D- YAZARIN VARDIGI SONUÇ
Dürüstlük kuralı objektif nitelikte olsa da bir davranışın bu kurala uygun olup olmadığı
takdire bağlıdır, bu da hakimin takdiri olacaktır. Yani hakim değerlendirilmesi söz konusu
olan davranışın dürüstlük kuralına uygun olup olmadığına karar verirken toplumun genel
anlayış ve değer yargılarını dikkate alacaktır kullanılan hakkın tanınması ve korunmasındaki
amacı gözetecektir. Toplum düzeninin ve huzurunun devamı için hak sahibinin hakkını
kullanırken başkalarının haklarına saygılı olmakla da yükümlü olduğunu göz ardı
etmeyecektir. Kişiye tanınan hak ve yetkilerin kullanılmasından doğan uyuşmazlıkların
çözümünde hakim dürüstlük kuralından hakkın amacına uygun kullanılıp kullanılmadığının
kontrolünde bir ölçüt olarak yararlanılır, çünkü dürüstlük kuralı ve hakkın kötüye kullanılması
yasağı kanun hükümlerinin katı uygulanmasının ortaya çıkarabileceği adalet anlayışına ve
hakkaniyetine aykırı yaşam ihtiyaçlarına ve ahlaka uygun olmayan sonuçları önleyecek
nitelikte genel kuraldır. Özetle belirtmek gerekirse özel hukuk ile medeni usul hukuku bir
bütünlük ayrılmazlık özelliği göstermezler. Yani medeni usul hukukunun özel hukukun bir
parçası olduğu söylenemez ancak bu iki hukuk dalı arasındaki sıkı bağlantıda göz ardı
edilemez. Özellikle bir kimsenin maddi hukuktan doğan veya usulü haklarını kullanırken
dürüstlük kurallarına uygun davranması gerektiği konusunda usul hukuku ile özel hukuk
birbirlerinden ayrılmayacak bir birlik içerisindedirler.
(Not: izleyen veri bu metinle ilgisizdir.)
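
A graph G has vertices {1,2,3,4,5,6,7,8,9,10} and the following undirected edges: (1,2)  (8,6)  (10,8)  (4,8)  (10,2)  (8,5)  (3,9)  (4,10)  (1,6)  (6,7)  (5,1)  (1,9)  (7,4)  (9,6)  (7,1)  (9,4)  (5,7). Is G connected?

Yes

A breadth-first search from 1 visits 1, 6, 5, 9, 2, 7, 8, 3, 4, 10 — all 10 vertices — so the graph is connected.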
E- OKUYUCUNUN VARDIĞI SONUÇ
Açıklamalar ışığı altında dürüstlük kurallarının temelde belli bir toplumdaki kamusal
vicdanın yarattığı değer yargıları olduğunu ve bu yönleriyle, hukuk düzeni içinde korunan
genel etik ilkeleri ifade ettiğini söylemek yanlış olmayacaktır. Bunun içindir ki hukuk
düzenlerinde “hiç kimsenin kendi kusuruyla ve kastıyla hak elde edememesi” (nemo auditur
kuralı) gibi genel ahlâka aykırı davranışları yasaklayan ilkeler hep dürüstlük kuralları temel
olmuştur. Dolayısıyla somut meseleler hakkında hukuk düzeni içinde özel ve pozitif bir kural
bulunmadığı noktalarda dürüstlük kuralları uygulama alanı bulmaktadır. İçerikleri kanun
koyucu tarafından kesin ve net olarak ortaya konulmayan bu kurallar, değişken, belirsiz ve
bireylerin dışında oluşan genel hükümlerdir. Değişkenlik kuralların zamana ve mekâna göre
farklılaşabilmeleri; buna karşılık belirsizlik ise her ayrı meseleye uygun somutlaştırılma
ihtiyacını ifade eder. Somutlaştırmayı sağlayacak olan hâkimin belirlemesi gereken ise
dürüstlük kurallarının korudukları hukuki menfaatler ve değerlerdir. Bu anlamda kuralların
aslında içeriğindeki ahlâki (dolayısıyla etik) ve sosyolojik değerlere dolaylı da olsa bir
göndermede bulunduğunu ifade etmek yanlış olmaz. Kaldı ki zaten taraflar arasındaki güven
ilişkisini kuran da kuralların temelindeki bu ahlaki değerlerdir. Üstelik hukuk dışı bu değerler
için de dahi hukuk düzeninin temel eğilimleri ve anayasal ilkeler belirleyici olarak esas
alınmak zorundadır ve bir yerde dürüstlük kurallarına söz konusu ahlâki rengi veren de
temelindeki aynı güven duygusudur. Bu anlamda dürüstlük kuralları, hukuki bir mesele
(quaestio iuris) olarak, aydınlatılmak ve çözülmek üzere hâkimin önündedir (jura novit curia)
ve kuralların hakim tarafından re’sen dikkate alınması gerekir.